Although complications can often be avoided by careful management of blood glucose levels, complete control is elusive. For instance, “hypoglycemia unaware” diabetic persons who comply with medical protocols for insulin administration may nevertheless have hypoglycemic episodes and be completely unaware that diabetic shock is setting in until after the symptoms have manifested. This puts them at risk during sleep, sports, driving, and other daily activities, prevents bystanders from calling for timely medical intervention, and lack of coordination makes the hypoglycemic individual appear to be under the influence of drugs or alcohol. Consequently diabetic drivers in particular are at risk for arrest without culpability, and diabetic drivers of commercial motor vehicles often face bans abroad and onerous compliance requirements under the U.S. federal exemption program.
Blood glucose management has traditionally relied on sampling the blood; clinically the sample may be obtained by trained personnel; in non-clinical settings the diabetic individual often draws blood for a test strip by painfully pricking a finger with a lancet. The test strip is then inserted into an electronic glucose measuring device, which determines glucose levels based on electrochemistry or the degree of color change from a chemical reaction on the test strip and displays the results on the measuring device. Although the test strips are still the most reliable glucose detection method and are widely used, they are an imperfect solution. The strip method provides data only at the test times, and results may have a time lag relative to real changes in body glucose because they measure the glucose in interstitial fluid of the blood and not in the blood cells themselves. Also, because sampling is usually several hours apart the blood glucose levels can and often do change substantially for the worse without the individual being aware of it. In order to obtain continuous data, other invasive methods have been introduced employing implanted detection hardware. Common drawbacks of the invasive monitors include discomfort, complexity, potential for infection, formation of scar tissue that seals off the portal for sampling blood, and typical time lags of 20 minutes before data is reported by the device.
In recent decades over 100 major projects have been undertaken to develop reliable non-invasive blood glucose detection. However for the most part those projects have met with failure, on a spectacular scale in many cases. Those technologies and success criteria for such projects are described at length in The Pursuit of Noninvasive Glucose: “Hunting the Deceitful Turkey (John L. Smith, 2006), posted at www.mendosa.com/noninvasive_glucose.pdf.

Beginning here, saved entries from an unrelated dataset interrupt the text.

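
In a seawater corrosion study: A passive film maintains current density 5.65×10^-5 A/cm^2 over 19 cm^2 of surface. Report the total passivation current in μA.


I = i_pass * A, then convert A → μA (×10^6)
I = 5.65×10^-5 * 19 * 10^6 = 1073.5 μA

1073.5 μA


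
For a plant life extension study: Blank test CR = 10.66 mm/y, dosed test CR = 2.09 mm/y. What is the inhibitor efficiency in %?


Apply the inhibitor-efficiency definition: IE = (CR_blank − CR_inh)/CR_blank × 100
IE = (10.66 − 2.09) / 10.66 × 100
IE = 8.57 / 10.66 × 100 = 80.4 %

80.4 %


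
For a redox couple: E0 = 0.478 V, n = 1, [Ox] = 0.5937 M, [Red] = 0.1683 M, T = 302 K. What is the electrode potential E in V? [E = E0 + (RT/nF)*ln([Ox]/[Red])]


Apply the Nernst equation: E = E0 + (RT/nF)*ln([Ox]/[Red])
Step 1: RT/nF = 8.314*302/(1*96485) = 0.02602299 V
Step 2: [Ox]/[Red] = 0.5937/0.1683 = 3.527629
Step 3: ln(3.527629) = 1.260626
Step 4: correction = 0.02602299 * 1.260626 = 0.033 V
E = 0.478 + 0.033 = 0.511 V

0.511 V


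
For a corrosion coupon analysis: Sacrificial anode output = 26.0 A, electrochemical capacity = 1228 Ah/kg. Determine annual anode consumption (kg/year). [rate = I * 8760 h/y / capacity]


Annual consumption = current * hours per year / capacity
Rate = 26.0 * 8760 / 1228 = 185.5 kg/year

185.5 kg/year


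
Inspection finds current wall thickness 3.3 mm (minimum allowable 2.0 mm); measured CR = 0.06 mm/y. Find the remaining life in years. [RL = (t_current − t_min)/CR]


Apply the remaining-life relation: RL = (t_current − t_min) / CR
RL = (3.3 − 2.0) / 0.06 = 1.3 / 0.06 = 21.7 years

21.7 years


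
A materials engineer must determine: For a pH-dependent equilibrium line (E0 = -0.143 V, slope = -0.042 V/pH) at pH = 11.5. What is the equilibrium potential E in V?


Apply the Pourbaix line equation: E = E0 + slope*pH
E = -0.143 + (-0.042)*11.5 = -0.143 + (-0.483) = -0.626 V
Rounded to 4 decimal places: E = -0.6260 V

-0.6260 V


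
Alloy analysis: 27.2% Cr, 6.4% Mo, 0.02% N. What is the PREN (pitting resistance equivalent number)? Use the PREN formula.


Apply the PREN formula: PREN = Cr + 3.3*Mo + 16*N
PREN = 27.2 + 3.3*6.4 + 16*0.02
PREN = 27.2 + 21.12 + 0.32 = 48.64

48.64


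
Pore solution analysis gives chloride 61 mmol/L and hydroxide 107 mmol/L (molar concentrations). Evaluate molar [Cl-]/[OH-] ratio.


Threshold parameter = [Cl-] / [OH-] (molar basis; both in mmol/L, so units cancel)
Ratio = 61 / 107 = 0.57

0.57


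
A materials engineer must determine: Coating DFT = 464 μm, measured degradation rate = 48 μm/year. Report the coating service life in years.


Service life = thickness / degradation rate
Life = 464 / 48 = 9.7 years

9.7 years


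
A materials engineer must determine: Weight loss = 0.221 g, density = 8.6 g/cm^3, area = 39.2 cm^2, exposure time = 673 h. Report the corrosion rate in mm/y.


Apply the mm/y weight-loss relation: CR = 87600 * W / (D * A * T)
Numerator: 87600 * 0.221 = 19359.6
Denominator: 8.6 * 39.2 * 673 = 226881.76
CR = 19359.6 / 226881.76 = 0.0853 mm/y

0.0853 mm/y


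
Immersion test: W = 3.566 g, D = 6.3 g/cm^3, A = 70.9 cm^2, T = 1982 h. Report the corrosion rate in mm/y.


Apply the mm/y weight-loss relation: CR = 87600 * W / (D * A * T)
Numerator: 87600 * 3.566 = 312381.6
Denominator: 6.3 * 70.9 * 1982 = 885299.94
CR = 312381.6 / 885299.94 = 0.352854 mm/y

0.352854 mm/y


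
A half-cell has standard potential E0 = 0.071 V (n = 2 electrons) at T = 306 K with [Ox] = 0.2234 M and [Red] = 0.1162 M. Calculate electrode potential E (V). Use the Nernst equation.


Apply the Nernst equation: E = E0 + (RT/nF)*ln([Ox]/[Red])
Step 1: RT/nF = 8.314*306/(2*96485) = 0.01318383 V
Step 2: [Ox]/[Red] = 0.2234/0.1162 = 1.922547
Step 3: ln(1.922547) = 0.653651
Step 4: correction = 0.01318383 * 0.653651 = 0.0086 V
E = 0.071 + 0.0086 = 0.0796 V

0.0796 V


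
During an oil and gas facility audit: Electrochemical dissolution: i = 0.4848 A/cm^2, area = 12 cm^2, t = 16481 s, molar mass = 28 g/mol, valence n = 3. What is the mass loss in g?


Apply Faraday's law: m = i*A*t*M / (n*F)
Total charge passed Q = i*A*t = 0.4848*12*16481 = 95879.8656 C
m = Q*M/(n*F) = 95879.8656*28/(3*96485) = 9.2748 g

9.2748 g


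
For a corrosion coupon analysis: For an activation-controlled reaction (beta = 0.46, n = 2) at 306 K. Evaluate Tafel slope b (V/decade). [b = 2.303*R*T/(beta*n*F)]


Apply the Tafel slope relation: b = 2.303*R*T/(beta*n*F)
Numerator: 2.303 * 8.314 * 306 = 5859.03
Denominator: 0.46 * 2 * 96485 = 88766.2
b = 5859.03 / 88766.2 = 0.066 V/decade

0.066 V/decade


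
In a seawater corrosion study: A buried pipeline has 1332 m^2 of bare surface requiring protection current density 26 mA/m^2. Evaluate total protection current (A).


I = area * current density, then convert mA → A (÷1000)
I = 1332 * 26 / 1000 = 34.63 A

34.63 A


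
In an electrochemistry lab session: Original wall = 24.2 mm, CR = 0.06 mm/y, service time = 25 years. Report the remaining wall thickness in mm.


Remaining wall = original − CR × time
t = 24.2 − 0.06*25 = 24.2 − 1.5 = 22.7 mm

22.7 mm


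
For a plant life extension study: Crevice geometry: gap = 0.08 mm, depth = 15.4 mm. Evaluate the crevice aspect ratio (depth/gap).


Aspect ratio = depth / gap
Ratio = 15.4 / 0.08 = 192.5

192.5


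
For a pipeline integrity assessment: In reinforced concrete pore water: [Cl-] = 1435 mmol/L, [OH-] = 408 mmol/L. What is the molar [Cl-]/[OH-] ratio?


Threshold parameter = [Cl-] / [OH-] (molar basis; both in mmol/L, so units cancel)
Ratio = 1435 / 408 = 3.52

3.52


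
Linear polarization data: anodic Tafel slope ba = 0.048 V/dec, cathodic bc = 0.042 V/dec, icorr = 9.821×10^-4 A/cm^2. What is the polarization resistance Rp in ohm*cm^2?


Apply the Stern-Geary equation: Rp = ba*bc / (2.303*icorr*(ba+bc))
ba*bc = 0.048*0.042 = 0.002016
ba+bc = 0.09; 2.303*icorr*(ba+bc) = 2.303*9.821×10^-4*0.09 = 2.0355987×10^-4
Rp = 0.002016 / 2.0355987×10^-4 = 9.9 ohm*cm^2

9.9 ohm*cm^2


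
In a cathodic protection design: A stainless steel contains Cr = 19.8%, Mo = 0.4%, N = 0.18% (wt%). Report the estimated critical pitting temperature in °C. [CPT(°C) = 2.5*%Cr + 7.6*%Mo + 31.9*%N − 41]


Apply the ASTM G48 empirical CPT estimate: CPT(°C) = 2.5*%Cr + 7.6*%Mo + 31.9*%N − 41
2.5*19.8 = 49.5; 7.6*0.4 = 3.04; 31.9*0.18 = 5.742
CPT = 49.5 + 3.04 + 5.742 − 41 = 17.282 °C
Rounded to 0.1 °C: CPT ≈ 17.3 °C

17.3 °C


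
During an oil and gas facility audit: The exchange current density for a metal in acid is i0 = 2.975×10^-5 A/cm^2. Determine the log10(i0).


i0 = 2.975×10^-5 A/cm^2
log10(i0) = -4.527

-4.527


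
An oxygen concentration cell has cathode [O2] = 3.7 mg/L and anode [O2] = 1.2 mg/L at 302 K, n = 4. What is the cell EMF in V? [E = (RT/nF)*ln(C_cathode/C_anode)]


Apply the Nernst concentration-cell relation: E = (RT/nF)*ln(C_cathode/C_anode)
RT/nF = 8.314*302/(4*96485) = 0.00650575 V
ln(3.7/1.2) = 1.12601
E = 0.00650575 * 1.12601 = 0.00733 V

0.00733 V


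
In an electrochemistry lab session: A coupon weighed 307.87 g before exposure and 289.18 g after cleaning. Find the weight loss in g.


Weight loss = initial − final
WL = 307.87 − 289.18 = 18.69 g

18.69 g


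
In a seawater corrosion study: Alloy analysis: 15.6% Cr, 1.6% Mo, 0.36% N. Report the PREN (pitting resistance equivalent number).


Apply the PREN formula: PREN = Cr + 3.3*Mo + 16*N
PREN = 15.6 + 3.3*1.6 + 16*0.36
PREN = 15.6 + 5.28 + 5.76 = 26.64

26.64


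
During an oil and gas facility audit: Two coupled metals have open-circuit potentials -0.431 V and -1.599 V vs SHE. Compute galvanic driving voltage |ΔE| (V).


Driving voltage is the absolute potential difference.
|ΔE| = |-0.431 − (-1.599)| = 1.168 V

1.168 V


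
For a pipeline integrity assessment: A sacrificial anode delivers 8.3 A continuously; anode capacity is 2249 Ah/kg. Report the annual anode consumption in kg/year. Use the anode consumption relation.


Annual consumption = current * hours per year / capacity
Rate = 8.3 * 8760 / 2249 = 32.3 kg/year

32.3 kg/year


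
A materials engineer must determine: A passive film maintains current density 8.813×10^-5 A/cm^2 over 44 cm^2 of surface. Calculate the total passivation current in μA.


I = i_pass * A, then convert A → μA (×10^6)
I = 8.813×10^-5 * 44 * 10^6 = 3877.72 μA

3877.72 μA


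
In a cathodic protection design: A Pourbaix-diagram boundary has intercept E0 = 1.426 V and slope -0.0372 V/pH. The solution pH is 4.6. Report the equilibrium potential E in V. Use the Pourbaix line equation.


Apply the Pourbaix line equation: E = E0 + slope*pH
E = 1.426 + (-0.0372)*4.6 = 1.426 + (-0.17112) = 1.25488 V
Rounded to 3 decimal places: E = 1.255 V

1.255 V


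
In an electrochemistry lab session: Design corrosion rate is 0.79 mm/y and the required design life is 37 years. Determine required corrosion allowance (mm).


Corrosion allowance = CR × design life
CA = 0.79 * 37 = 29.23 mm

29.23 mm


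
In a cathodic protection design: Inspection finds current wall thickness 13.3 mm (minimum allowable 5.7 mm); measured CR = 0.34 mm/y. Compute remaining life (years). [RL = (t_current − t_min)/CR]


Apply the remaining-life relation: RL = (t_current − t_min) / CR
RL = (13.3 − 5.7) / 0.34 = 7.6 / 0.34 = 22.4 years

22.4 years


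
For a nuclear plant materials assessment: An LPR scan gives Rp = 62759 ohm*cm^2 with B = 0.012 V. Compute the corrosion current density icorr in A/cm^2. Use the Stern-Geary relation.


Apply the Stern-Geary relation: icorr = B / Rp
icorr = 0.012 / 62759 = 1.912×10^-7 A/cm^2

1.912×10^-7 A/cm^2


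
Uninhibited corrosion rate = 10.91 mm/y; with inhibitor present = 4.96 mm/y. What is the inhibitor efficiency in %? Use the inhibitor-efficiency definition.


Apply the inhibitor-efficiency definition: IE = (CR_blank − CR_inh)/CR_blank × 100
IE = (10.91 − 4.96) / 10.91 × 100
IE = 5.95 / 10.91 × 100 = 54.5 %

54.5 %


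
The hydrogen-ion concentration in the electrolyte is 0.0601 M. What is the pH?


pH = −log10[H+]
pH = −log10(0.0601) = 1.22

1.22


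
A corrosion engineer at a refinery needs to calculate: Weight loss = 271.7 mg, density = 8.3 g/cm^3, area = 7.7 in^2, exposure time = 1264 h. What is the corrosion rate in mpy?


Apply the mpy weight-loss relation: CR = 534 * W / (D * A * T)
Numerator: 534 * 271.7 = 145087.8
Denominator: 8.3 * 7.7 * 1264 = 80782.24
CR = 145087.8 / 80782.24 = 1.796 mpy

1.796 mpy


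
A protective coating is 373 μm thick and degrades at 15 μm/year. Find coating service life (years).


Service life = thickness / degradation rate
Life = 373 / 15 = 24.9 years

24.9 years


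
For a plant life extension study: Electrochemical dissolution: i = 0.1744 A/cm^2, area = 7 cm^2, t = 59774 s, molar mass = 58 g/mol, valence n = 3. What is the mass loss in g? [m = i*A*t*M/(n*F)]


Apply Faraday's law: m = i*A*t*M / (n*F)
Total charge passed Q = i*A*t = 0.1744*7*59774 = 72972.0992 C
m = Q*M/(n*F) = 72972.0992*58/(3*96485) = 14.622 g

14.622 g


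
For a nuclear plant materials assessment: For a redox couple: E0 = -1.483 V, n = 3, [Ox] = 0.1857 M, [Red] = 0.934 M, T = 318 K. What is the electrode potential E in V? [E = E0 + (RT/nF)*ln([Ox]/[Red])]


Apply the Nernst equation: E = E0 + (RT/nF)*ln([Ox]/[Red])
Step 1: RT/nF = 8.314*318/(3*96485) = 0.0091339 V
Step 2: [Ox]/[Red] = 0.1857/0.934 = 0.198822
Step 3: ln(0.198822) = -1.615345
Step 4: correction = 0.0091339 * -1.615345 = -0.015 V
E = -1.483 + -0.015 = -1.498 V

-1.498 V


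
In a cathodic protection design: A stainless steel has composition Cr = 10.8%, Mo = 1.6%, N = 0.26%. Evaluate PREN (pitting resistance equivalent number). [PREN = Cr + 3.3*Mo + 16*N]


Apply the PREN formula: PREN = Cr + 3.3*Mo + 16*N
PREN = 10.8 + 3.3*1.6 + 16*0.26
PREN = 10.8 + 5.28 + 4.16 = 20.24

20.24


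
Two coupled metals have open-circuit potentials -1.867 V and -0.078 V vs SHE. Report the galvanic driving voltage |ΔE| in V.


Driving voltage is the absolute potential difference.
|ΔE| = |-1.867 − (-0.078)| = 1.789 V

1.789 V


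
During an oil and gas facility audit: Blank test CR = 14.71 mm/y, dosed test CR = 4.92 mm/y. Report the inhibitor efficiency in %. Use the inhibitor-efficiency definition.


Apply the inhibitor-efficiency definition: IE = (CR_blank − CR_inh)/CR_blank × 100
IE = (14.71 − 4.92) / 14.71 × 100
IE = 9.79 / 14.71 × 100 = 66.6 %

66.6 %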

Among the techniques used have been infrared (IR) and near-infrared (NIR) spectroscopy, thermal infrared spectroscopy (TIR), Raman spectroscopy, nuclear magnetic resonance (NMR), electron spin resonance (ESR), impedance spectroscopy, dielectric spectroscopy, magneto-wave (i.e., photoacoustic) spectroscopy, and reverse iontophoresis. In the recent decade Esenaliev and Prough developed indirect but highly accurate glucose detection methods based on the use of optical coherence tomography (OCT) or ultrasound, whereby changes in tissue thickness were found to have an inverse correlation to blood glucose levels; thus they monitored tissue thickness by means of time-of flight for pulse signal echoes and found this tracked glucose levels with high fidelity relative to values obtained by test strips, the gold standard. See, for instance, U.S. Patent Publication No. 2007/0255141 by Esenaliev and Prough.
Nevertheless a variety of concerns continue to plague noninvasive technologies, as reported in Smith's book cited above. Perhaps the most important problem is that although the noninvasive methods are often excellent at correlating with known glucose levels, they are poor at predicting the exact concentrations in control experiments where the researcher is not told the absolute value of the benchmark glucose levels in a concentration plot over time. I.e., the correlation is not tracking with causation. Consequently the amount of uncertainty often exceeds the FDA's permissible limit of +20 mg/dl for accuracy in determining glucose concentration; this is quite substantial when compared to the normal range of 80 to 120 mg/dl. The results are also subject to variation caused by differences in room temperature or humidity. See, e.g., Smith at pp. 56-69.
Thus there is an ongoing and urgent need for improved non-invasive blood glucose monitors.